Over the past year, the mainstream media has focused more and more on the economic benefits of regulated online gambling, and with Harry Reid’s much-publicized last-minute attempt to get a bill passed last year, as well as current high-profile efforts by state governments in California, New Jersey, Florida, and Iowa, the media is likely to run with this story like never before.

So far, the coverage is limited to mostly online gaming and online business publications like PartTimePoker.com and PokerNewsDaily.com, but look for that to change in the next few days as the media takes notice.

Nuts and bolts
The bill, the Internet Gambling Regulation, Consumer Protection, and Enforcement Act, “is apparently identical to H.R. 2267, an online gambling bill that passed the House Financial Services Committee last summer but did not reach the House floor,” explains PartTimePoker.com.

The legislation was introduced by Representative John Campbell of California and Massachusetts Representative, House Financial Services ranking member, and long-time online gambling advocate Barney Frank, along with Reps. Peter King of New York and Ed Perlmutter of Colorado. (That’s two Democrats and two Republicans, if you’re counting.)

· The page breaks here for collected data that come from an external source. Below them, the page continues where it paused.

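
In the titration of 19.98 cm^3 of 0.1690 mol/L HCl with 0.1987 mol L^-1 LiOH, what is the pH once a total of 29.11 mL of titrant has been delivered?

12.69

n(acid) = 0.1690 x 0.01998 = 0.003377 mol; n(LiOH) added = 0.1987 x 0.02911 = 0.005784 mol.
Base is in excess by 0.005784 - 0.003377 = 0.002408 mol in a total volume of 0.04909 L.
[OH^-] = 0.002408/0.04909 = 0.04904 M, so pOH = 1.31 and pH = 14.00 - 1.31 = 12.69.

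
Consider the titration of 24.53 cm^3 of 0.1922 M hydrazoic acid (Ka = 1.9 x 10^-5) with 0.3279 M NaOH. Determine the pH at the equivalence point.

8.90

n(HN3) = 0.1922 x 0.02453 = 0.004715 mol; V(NaOH) at equivalence = 0.004715/0.3279 = 0.01438 L.
At equivalence all the acid is converted to N3-; total volume = 0.02453 + 0.01438 = 0.03891 L, so [N3-] = 0.004715/0.03891 = 0.1212 M.
Kb = Kw/Ka = 1.0e-14 / 1.9 x 10^-5 = 5.26e-10.
[OH^-] = sqrt(Kb x [N3-]) = sqrt(5.26e-10 x 0.1212) = 7.99e-6 M.
pOH = 5.10, so pH = 14.00 - 5.10 = 8.90.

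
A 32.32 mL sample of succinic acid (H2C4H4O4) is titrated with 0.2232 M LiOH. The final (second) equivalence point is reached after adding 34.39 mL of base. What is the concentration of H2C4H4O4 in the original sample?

0.119 M

n(LiOH) = 0.2232 x 0.03439 = 0.007676 mol.
At the final (second) equivalence point, 2 mol OH^- react per mol H2C4H4O4, so n(H2C4H4O4) = 0.007676 / 2 = 0.003838 mol.
[H2C4H4O4] = 0.003838 / 0.03232 L = 0.119 M.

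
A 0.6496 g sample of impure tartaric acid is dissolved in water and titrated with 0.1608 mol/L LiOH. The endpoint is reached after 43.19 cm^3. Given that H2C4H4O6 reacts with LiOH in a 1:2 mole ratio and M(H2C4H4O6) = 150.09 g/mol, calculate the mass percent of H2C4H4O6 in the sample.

n(LiOH) = 0.1608 x 0.04319 = 0.006945 mol.
n(H2C4H4O6) = 0.006945 / 2 = 0.003472 mol.
mass of H2C4H4O6 = 0.003472 x 150.09 = 0.5212 g.
% purity = 0.5212 / 0.6496 x 100 = 80.2%.

80.2%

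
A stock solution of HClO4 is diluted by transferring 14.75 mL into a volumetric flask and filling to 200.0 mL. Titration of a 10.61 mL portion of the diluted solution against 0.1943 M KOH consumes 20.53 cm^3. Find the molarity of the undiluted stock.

5.10 M

n(KOH) = 0.1943 x 0.02053 = 0.003989 mol.
n(HClO4) in the aliquot = 0.003989 mol.
[diluted HClO4] = 0.003989 / 0.01061 = 0.3760 M.
Dilution factor = 200.0/14.75 = 13.56, so [stock] = 0.3760 x 13.56 = 5.10 M.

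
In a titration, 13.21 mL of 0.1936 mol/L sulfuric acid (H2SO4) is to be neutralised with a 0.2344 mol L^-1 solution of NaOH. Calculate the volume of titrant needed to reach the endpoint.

n(H2SO4) = 0.1936 mol/L x 0.01321 L = 0.002557 mol.
The neutralisation is 1 H2SO4 : 2 NaOH, so n(NaOH) = 0.002557 x 2/1 = 0.005115 mol.
V(NaOH) = 0.005115 / 0.2344 = 0.02182 L = 21.8 mL.

21.8 mL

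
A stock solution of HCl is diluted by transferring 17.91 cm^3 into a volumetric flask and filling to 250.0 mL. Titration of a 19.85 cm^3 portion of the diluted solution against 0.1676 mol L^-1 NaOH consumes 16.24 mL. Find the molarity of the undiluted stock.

n(NaOH) = 0.1676 x 0.01624 = 0.002722 mol.
n(HCl) in the aliquot = 0.002722 mol.
[diluted HCl] = 0.002722 / 0.01985 = 0.1371 M.
Dilution factor = 250.0/17.91 = 13.96, so [stock] = 0.1371 x 13.96 = 1.91 M.

1.91 M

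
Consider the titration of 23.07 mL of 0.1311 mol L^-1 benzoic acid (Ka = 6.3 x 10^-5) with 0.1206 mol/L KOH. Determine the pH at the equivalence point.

8.50

n(C6H5COOH) = 0.1311 x 0.02307 = 0.003024 mol; V(KOH) at equivalence = 0.003024/0.1206 = 0.02508 L.
At equivalence all the acid is converted to C6H5COO-; total volume = 0.02307 + 0.02508 = 0.04815 L, so [C6H5COO-] = 0.003024/0.04815 = 0.06282 M.
Kb = Kw/Ka = 1.0e-14 / 6.3 x 10^-5 = 1.59e-10.
[OH^-] = sqrt(Kb x [C6H5COO-]) = sqrt(1.59e-10 x 0.06282) = 3.16e-6 M.
pOH = 5.50, so pH = 14.00 - 5.50 = 8.50.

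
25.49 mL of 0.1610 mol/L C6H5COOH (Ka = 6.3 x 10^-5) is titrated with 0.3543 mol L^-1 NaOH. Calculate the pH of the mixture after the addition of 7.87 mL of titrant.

Initial n(C6H5COOH) = 0.1610 x 0.02549 = 0.004104 mol.
n(NaOH) added = 0.3543 x 0.007870 = 0.002788 mol, converting that many moles of C6H5COOH to C6H5COO-.
Remaining n(C6H5COOH) = 0.001316 mol; n(C6H5COO-) = 0.002788 mol.
By Henderson-Hasselbalch, pH = pKa + log([A^-]/[HA]) = 4.20 + log(0.002788/0.001316) = 4.20 + (+0.33) = 4.53.

4.53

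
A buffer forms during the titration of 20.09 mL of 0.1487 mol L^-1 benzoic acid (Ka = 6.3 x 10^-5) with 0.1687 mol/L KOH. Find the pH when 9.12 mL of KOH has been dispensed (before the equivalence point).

Initial n(C6H5COOH) = 0.1487 x 0.02009 = 0.002987 mol.
n(KOH) added = 0.1687 x 0.009120 = 0.001539 mol, converting that many moles of C6H5COOH to C6H5COO-.
Remaining n(C6H5COOH) = 0.001449 mol; n(C6H5COO-) = 0.001539 mol.
By Henderson-Hasselbalch, pH = pKa + log([A^-]/[HA]) = 4.20 + log(0.001539/0.001449) = 4.20 + (+0.03) = 4.23.

4.23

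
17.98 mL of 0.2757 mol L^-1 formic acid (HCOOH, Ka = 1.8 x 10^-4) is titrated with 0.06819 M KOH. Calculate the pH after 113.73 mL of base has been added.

12.33

n(acid) = 0.2757 x 0.01798 = 0.004957 mol; n(KOH) added = 0.06819 x 0.1137 = 0.007755 mol.
Base is in excess by 0.007755 - 0.004957 = 0.002798 mol in a total volume of 0.1317 L.
[OH^-] = 0.002798/0.1317 = 0.02124 M, so pOH = 1.67 and pH = 14.00 - 1.67 = 12.33.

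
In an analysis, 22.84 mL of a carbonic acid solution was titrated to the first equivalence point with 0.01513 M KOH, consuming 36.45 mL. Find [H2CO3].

0.0241 M

n(KOH) = 0.01513 x 0.03645 = 0.0005515 mol.
At the first equivalence point, 1 mol OH^- react per mol H2CO3, so n(H2CO3) = 0.0005515 / 1 = 0.0005515 mol.
[H2CO3] = 0.0005515 / 0.02284 L = 0.0241 M.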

The bill’s target is the Unlawful Internet Gambling Enforcement Act (UIGEA) of 2006, which has created turmoil in the U.S. online gaming market, forcing some huge international operators out of the market while driving some others underground.

“The legislation mirrors a bill, sponsored by Frank, that was approved by the Financial Services Committee last year,” according to the National Journal.

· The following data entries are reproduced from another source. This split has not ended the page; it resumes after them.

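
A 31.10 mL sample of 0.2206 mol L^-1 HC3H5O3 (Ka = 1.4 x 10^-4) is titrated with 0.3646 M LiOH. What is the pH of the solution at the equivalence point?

8.50

n(HC3H5O3) = 0.2206 x 0.03110 = 0.006861 mol; V(LiOH) at equivalence = 0.006861/0.3646 = 0.01882 L.
At equivalence all the acid is converted to C3H5O3-; total volume = 0.03110 + 0.01882 = 0.04992 L, so [C3H5O3-] = 0.006861/0.04992 = 0.1374 M.
Kb = Kw/Ka = 1.0e-14 / 1.4 x 10^-4 = 7.14e-11.
[OH^-] = sqrt(Kb x [C3H5O3-]) = sqrt(7.14e-11 x 0.1374) = 3.13e-6 M.
pOH = 5.50, so pH = 14.00 - 5.50 = 8.50.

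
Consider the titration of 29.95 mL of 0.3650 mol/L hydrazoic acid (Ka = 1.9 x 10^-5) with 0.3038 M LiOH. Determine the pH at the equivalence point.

8.97

n(HN3) = 0.3650 x 0.02995 = 0.01093 mol; V(LiOH) at equivalence = 0.01093/0.3038 = 0.03598 L.
At equivalence all the acid is converted to N3-; total volume = 0.02995 + 0.03598 = 0.06593 L, so [N3-] = 0.01093/0.06593 = 0.1658 M.
Kb = Kw/Ka = 1.0e-14 / 1.9 x 10^-5 = 5.26e-10.
[OH^-] = sqrt(Kb x [N3-]) = sqrt(5.26e-10 x 0.1658) = 9.34e-6 M.
pOH = 5.03, so pH = 14.00 - 5.03 = 8.97.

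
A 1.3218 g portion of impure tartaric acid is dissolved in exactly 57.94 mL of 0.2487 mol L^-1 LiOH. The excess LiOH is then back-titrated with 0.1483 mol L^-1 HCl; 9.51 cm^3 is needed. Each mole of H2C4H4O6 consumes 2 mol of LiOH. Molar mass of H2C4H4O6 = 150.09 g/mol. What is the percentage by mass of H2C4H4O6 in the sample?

73.8%

Total n(LiOH) added = 0.2487 x 0.05794 = 0.01441 mol.
n(HCl) used = 0.1483 x 0.009510 = 0.001410 mol, which equals the excess n(LiOH).
So n(LiOH) consumed by the sample = 0.01441 - 0.001410 = 0.01300 mol.
n(H2C4H4O6) = 0.01300 / 2 = 0.006500 mol.
mass H2C4H4O6 = 0.006500 x 150.09 = 0.9755 g, so %H2C4H4O6 = 0.9755/1.3218 x 100 = 73.8%.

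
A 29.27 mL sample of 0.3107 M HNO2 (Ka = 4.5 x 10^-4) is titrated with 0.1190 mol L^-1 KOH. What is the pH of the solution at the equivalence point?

8.14

n(HNO2) = 0.3107 x 0.02927 = 0.009094 mol; V(KOH) at equivalence = 0.009094/0.1190 = 0.07642 L.
At equivalence all the acid is converted to NO2-; total volume = 0.02927 + 0.07642 = 0.1057 L, so [NO2-] = 0.009094/0.1057 = 0.08604 M.
Kb = Kw/Ka = 1.0e-14 / 4.5 x 10^-4 = 2.22e-11.
[OH^-] = sqrt(Kb x [NO2-]) = sqrt(2.22e-11 x 0.08604) = 1.38e-6 M.
pOH = 5.86, so pH = 14.00 - 5.86 = 8.14.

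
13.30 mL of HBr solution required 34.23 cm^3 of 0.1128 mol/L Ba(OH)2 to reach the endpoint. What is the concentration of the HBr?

0.581 M

n(Ba(OH)2) delivered = 0.1128 x 0.03423 = 0.003861 mol.
The reaction is 2 HBr + 1 Ba(OH)2, so n(HBr) = 0.003861 x 2/1 = 0.007722 mol.
[HBr] = 0.007722 mol / 0.01330 L = 0.581 M.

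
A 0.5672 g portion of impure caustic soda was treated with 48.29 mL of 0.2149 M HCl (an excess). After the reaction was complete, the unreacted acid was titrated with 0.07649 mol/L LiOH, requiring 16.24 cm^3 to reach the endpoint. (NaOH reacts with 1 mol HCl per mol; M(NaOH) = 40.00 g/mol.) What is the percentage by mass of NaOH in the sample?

Total n(HCl) added = 0.2149 x 0.04829 = 0.01038 mol.
n(LiOH) used = 0.07649 x 0.01624 = 0.001242 mol, which equals the excess n(HCl).
So n(HCl) consumed by the sample = 0.01038 - 0.001242 = 0.009135 mol.
n(NaOH) = 0.009135 / 1 = 0.009135 mol.
mass NaOH = 0.009135 x 40.00 = 0.3654 g, so %NaOH = 0.3654/0.5672 x 100 = 64.4%.

64.4%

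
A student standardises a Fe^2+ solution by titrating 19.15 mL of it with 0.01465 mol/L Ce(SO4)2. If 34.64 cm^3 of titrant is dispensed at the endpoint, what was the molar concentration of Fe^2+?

0.0265 M

n(Ce(SO4)2) = 0.01465 x 0.03464 = 0.0005075 mol.
From the balanced equation, 1 mol Ce(SO4)2 reacts with 1 mol Fe^2+, so n(Fe^2+) = 0.0005075 x 1/1 = 0.0005075 mol.
[Fe^2+] = 0.0005075 / 0.01915 L = 0.0265 M.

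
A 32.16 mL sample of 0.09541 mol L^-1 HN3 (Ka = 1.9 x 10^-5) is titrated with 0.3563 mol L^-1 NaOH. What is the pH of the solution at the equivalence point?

n(HN3) = 0.09541 x 0.03216 = 0.003068 mol; V(NaOH) at equivalence = 0.003068/0.3563 = 0.008612 L.
At equivalence all the acid is converted to N3-; total volume = 0.03216 + 0.008612 = 0.04077 L, so [N3-] = 0.003068/0.04077 = 0.07526 M.
Kb = Kw/Ka = 1.0e-14 / 1.9 x 10^-5 = 5.26e-10.
[OH^-] = sqrt(Kb x [N3-]) = sqrt(5.26e-10 x 0.07526) = 6.29e-6 M.
pOH = 5.20, so pH = 14.00 - 5.20 = 8.80.

8.80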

According to the Poker Players Alliance (PPA), the bill calls for “new technologies to prevent underage play and problem gambler abuse. The bill expands consumer protections not included in the current Unlawful Internet Gambling Enforcement Act (UIGEA). In addition, the Federal Government and the states will have the authority to prevent consumer fraud and generate revenue through taxes that are currently being paid to competing countries.”

“Clearly, Americans want to gamble on the internet, and policymakers need to provide both the freedom to do so, as well as ensure that appropriate consumer protections are in place,” Rep. Campbell said in a statement, per the Orange County Register. “Regulating online gaming and making certain that these sites are operating legally in America will also create economic growth through generated tax revenue and the possibility of attracting foreign players to U.S. sites.”

Odds are …
In an American political climate that’s more conservative than it has been in years, it’ll be interesting to see how this bill performs over the next few months.

It’s too early to name the odds, but the bill could potentially get some big support from big-name casino interests like Caesars Entertainment, which has gone on record as preferring a federal online gaming regulatory system, as opposed to a state-by-state scenario.